A headline in Sunday’s Metro edition of the New York Times asserts that “Occupy Wall Street Protest Reaches a Crossroads.” The implication of such a title is that the writers believe OWS must change direction. The article manufactures a narrative that the occupation is a temporary affair rather than the beginnings of a long-term movement, and if the encampment at Zuccotti Park is ended, for whatever reason, the movement will founder.
Of course, the occupation does face many challenges: the onset of winter, an infiltration of mentally-unstable homeless people, the lack of bathrooms, the painstaking process of OWS’s horizontal democracy, the hostility of the mayor and some local residents. However, the occupiers are perfectly capable of imaginatively overcoming all of these problems and in fact are already devising ways of doing so.

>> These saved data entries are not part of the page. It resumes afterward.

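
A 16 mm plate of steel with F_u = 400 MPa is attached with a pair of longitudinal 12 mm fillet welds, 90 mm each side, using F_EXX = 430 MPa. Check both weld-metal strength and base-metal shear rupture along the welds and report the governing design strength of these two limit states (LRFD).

t_e = 0.707 × 12 = 8.484 mm; L = 180 mm.
Weld metal: φR_n = 0.75 × 0.6 × 430 × 8.484 × 180 × 10⁻³ = 295.5 kN.
Base metal (shear rupture): φR_n = 0.75 × 0.6 × 400 × 16 × 180 × 10⁻³ = 518.4 kN.
Governing: weld metal.

φR_n ≈ 295 kN (weld metal governs)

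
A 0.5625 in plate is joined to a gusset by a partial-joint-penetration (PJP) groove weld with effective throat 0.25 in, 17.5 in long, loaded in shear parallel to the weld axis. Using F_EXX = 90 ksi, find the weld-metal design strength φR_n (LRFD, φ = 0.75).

Effective throat (given) t_e = 0.25 in.
A_we = 0.25 × 17.5 = 4.375 in².
F_nw = 0.6 F_EXX = 54 ksi.
φR_n = 0.75 × 54 × 4.375 = 177.2 kip.

φR_n ≈ 177 kip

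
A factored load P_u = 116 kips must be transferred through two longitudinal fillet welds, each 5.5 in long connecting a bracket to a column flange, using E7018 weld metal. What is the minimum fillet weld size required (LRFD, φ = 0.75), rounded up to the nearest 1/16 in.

E70XX → F_EXX = 70 ksi.
Total weld length L = 11 in.
Required throat t_e = P_u / (φ × 0.6 F_EXX × L) = 116 / (0.75 × 0.6 × 70 × 11) = 0.3348 in.
Required leg w = t_e / 0.707 = 0.4735 in → use 1/2 in.

w = 1/2 in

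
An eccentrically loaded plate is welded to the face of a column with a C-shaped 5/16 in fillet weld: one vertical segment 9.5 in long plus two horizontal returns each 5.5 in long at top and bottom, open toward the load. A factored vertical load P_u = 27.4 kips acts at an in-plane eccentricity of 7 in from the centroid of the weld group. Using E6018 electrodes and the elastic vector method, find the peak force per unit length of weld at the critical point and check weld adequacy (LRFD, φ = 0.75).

E60XX → F_EXX = 60 ksi.
Total weld length L_w = 20.5 in. Treat welds as unit-width lines.
Centroid: x̄ = 2×5.5×2.75 / 20.5 = 1.476 in from the vertical weld.
Polar moment about centroid: J = I_x + I_y = [9.5³/12 + 2×5.5×4.75²] + [9.5×1.476² + 2(5.5³/12 + 5.5×1.274²)] = 385.9 in³.
Direct shear f_v = P/L_w = 27.4 / 20.5 = 1.337 kip/in (vertical).
Torsion M = P·e = 27.4 × 7 = 191.8 kip·in.
Critical point at (x, y) = (4.024, 4.75) from centroid. f_tx = M·y/J = 2.361 kip/in; f_ty = M·x/J = 2 kip/in.
Resultant f_max = √[f_tx² + (f_v + f_ty)²] = √[2.361² + (1.337 + 2)²] = 4.087 kip/in.
Capacity per unit length: φr_n = 0.75 × 0.6 × 60 × (0.707 × 0.3125) = 5.965 kip/in.
4.087 ≤ 5.965 → adequate.

f_max ≈ 4.09 kip/in; adequate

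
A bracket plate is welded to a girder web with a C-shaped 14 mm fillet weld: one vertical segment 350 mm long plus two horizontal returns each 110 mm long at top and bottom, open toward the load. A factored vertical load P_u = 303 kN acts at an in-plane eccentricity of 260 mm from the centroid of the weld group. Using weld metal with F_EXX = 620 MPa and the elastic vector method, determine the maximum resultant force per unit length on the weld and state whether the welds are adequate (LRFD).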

But what really seems to be driving the Times’s narrative is the authors’ frustration by the movement’s lack of engagement with electoral politics through specific demands on the Democratic party. They cannot bring themselves to embrace the occupation’s assertion of popular sovereignty against the corruption of the political system, when the orientation of NYT writers is to attempt to influence the American political elite.

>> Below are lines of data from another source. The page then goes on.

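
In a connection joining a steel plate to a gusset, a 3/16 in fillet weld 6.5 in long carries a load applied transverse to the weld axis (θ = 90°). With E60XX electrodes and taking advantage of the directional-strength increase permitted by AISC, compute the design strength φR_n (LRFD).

φR_n ≈ 34.9 kip

E60XX → F_EXX = 60 ksi.
t_e = 0.707 × 0.1875 = 0.1326 in; A_we = 0.1326 × 6.5 = 0.8617 in².
Directional factor: 1.0 + 0.5 sin^1.5(90°) = 1.5.
F_nw = 0.6 × 60 × 1.5 = 54 ksi.
φR_n = 0.75 × 54 × 0.8617 = 34.9 kip.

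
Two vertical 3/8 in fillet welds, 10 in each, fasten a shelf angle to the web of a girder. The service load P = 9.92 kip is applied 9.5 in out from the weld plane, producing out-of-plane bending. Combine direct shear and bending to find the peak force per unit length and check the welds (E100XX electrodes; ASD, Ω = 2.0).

E100XX → F_EXX = 100 ksi.
L_w = 2 × 10 = 20 in; section modulus (unit throat) S = 2 × L²/6 = 33.33 in².
Direct shear f_v = P/L_w = 9.92/20 = 0.496 kip/in.
Moment M = P × e = 9.92 × 9.5 = 94.24 kip·in; bending f_b = M/S = 2.827 kip/in.
f_max = √(f_v² + f_b²) = √(0.496² + 2.827²) = 2.87 kip/in.
r_n/Ω = (1/2.0) × 0.6 × 100 × (0.707 × 0.375) = 7.954 kip/in → adequate.

f_max ≈ 2.87 kip/in; adequate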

The article complains: “the protest’s leaderless and nonhierarchical structure raises the question of how effective it can be. The demonstrators have yet to proffer clear demands and have rejected any involvement in electoral politics. And it remains to be seen what will become of the action should they lose their foothold at Zuccotti Park. If the question used to be ‘What do they want?’ it has shifted in recent days to ‘How long will it last?’ …”
But the article itself depicts the political space in which OWS operates: a space between respect for the First Amendment and the desire for public order that has enabled the movement to wedge open the restrictions imposed by the Patriot Act. This space remains viable because the legitimacy of the state is still founded on democratic ideals and because people are claiming it. Otherwise, the First Amendment would be as fictional as Humpty Dumpty.

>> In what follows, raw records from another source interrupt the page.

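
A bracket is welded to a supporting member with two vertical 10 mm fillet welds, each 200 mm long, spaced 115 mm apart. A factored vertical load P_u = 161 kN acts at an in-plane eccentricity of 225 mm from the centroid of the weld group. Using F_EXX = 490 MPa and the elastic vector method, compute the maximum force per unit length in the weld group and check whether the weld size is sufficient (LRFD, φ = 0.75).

f_max ≈ 1810 N/mm; NOT adequate

Total weld length L_w = 400 mm. Treat welds as unit-width lines.
Polar moment about centroid: J = 2[d³/12 + d(b/2)²] = 2[200³/12 + 200×57.5²] = 2656000 mm³.
Direct shear f_v = P/L_w = 161×10³ / 400 = 402.5 N/mm (vertical).
Torsion M = P·e = 161×10³ × 225 = 36225000 N·mm.
Critical point at (x, y) = (57.5, 100) from centroid. f_tx = M·y/J = 1364 N/mm; f_ty = M·x/J = 784.3 N/mm.
Resultant f_max = √[f_tx² + (f_v + f_ty)²] = √[1364² + (402.5 + 784.3)²] = 1808 N/mm.
Capacity per unit length: φr_n = 0.75 × 0.6 × 490 × (0.707 × 10) = 1559 N/mm.
1808 > 1559 → NOT adequate.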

“On Monday, a group of four local government officials sent a letter to Mayor Michael R. Bloomberg, insisting that he address the rising tensions in Lower Manhattan. Some protesters were still using the streets as toilets, they complained. Drumming was disturbing nearby residents. Long lines of barricades were making the sidewalks feel as congested as cattle drives. The city should enforce noise and sanitation laws more strictly, the letter said, and take the barricades down. But should it kick the protesters out? Adamantly no. ‘The quality of life needs to be solved but should not be an excuse by those unsympathetic to the message or the protesters’ First Amendment rights,’ one of the letter’s authors, State Senator Daniel L. Squadron, said.”
The concerns of neighbors are not all directed at the occupiers. “Half the residents are completely out of their minds and need Occupy Wall Street to leave immediately,” said Patricia L. Moore, who lives near Zuccotti Park and also leads the Quality of Life Committee for the community board. “And half are residents who came to the last meeting and said, ‘Welcome to the neighborhood.’ ” Ms. Moore said that most of the residents’ complaints were less about Occupy Wall Street’s presence than about getting the city to make life better for the protesters and the neighborhood. “It’s not about getting them out,” Ms. Moore said of the protesters. “It’s about public officials doing their jobs.”
The NYPD continue to harass demonstrations in the city but also seem to be nonplussed by the demonstrators’ refusal to acknowledge their authority. They are forced to manufacture trivial reasons for arrest, which undermines their own credibility. On Saturday afternoon hundreds of demonstrators streamed into a public square in lower Manhattan which houses several government buildings and is deserted at the weekend. The marchers “split into two groups, with about 200 on the sidewalk outside the court buildings and a larger group across the street on a large pedestrian island. Some of the protesters marched briskly toward the granite steps at 60 Centre Street, but officers ran to block their path. A lieutenant, using a bullhorn, said the crowd was not permitted on the steps. At another point, an officer ordered the protesters to leave the sidewalk, saying, ‘You are blocking pedestrian traffic.’ But many in the crowd of demonstrators shouted back, ‘We are pedestrian traffic.’…
“As the confrontation continued, the police kept yelling orders that the sidewalk was closed, or temporarily closed, or had to be closed to keep order. They fanned out in a line, stretching orange mesh netting across the breadth of the sidewalk, and walked along, pushing protesters back and sweeping them away. The strategy drew expressions of puzzlement from many in the area. ‘The police warned these people to move because of pedestrian traffic, but this is an empty place,’ said Robert Rosen, 66. ‘Who are they talking about?’ ”
What Occupy Wall Street needs to do is to maintain its course in the political space it has opened up, which means continuing to develop nonviolent methods of protest which gain it legitimacy and support from the 99 percent of Americans struggling with the effects of the recession and disgusted by the financial oligarchy’s control of the Democratic and Republican parties.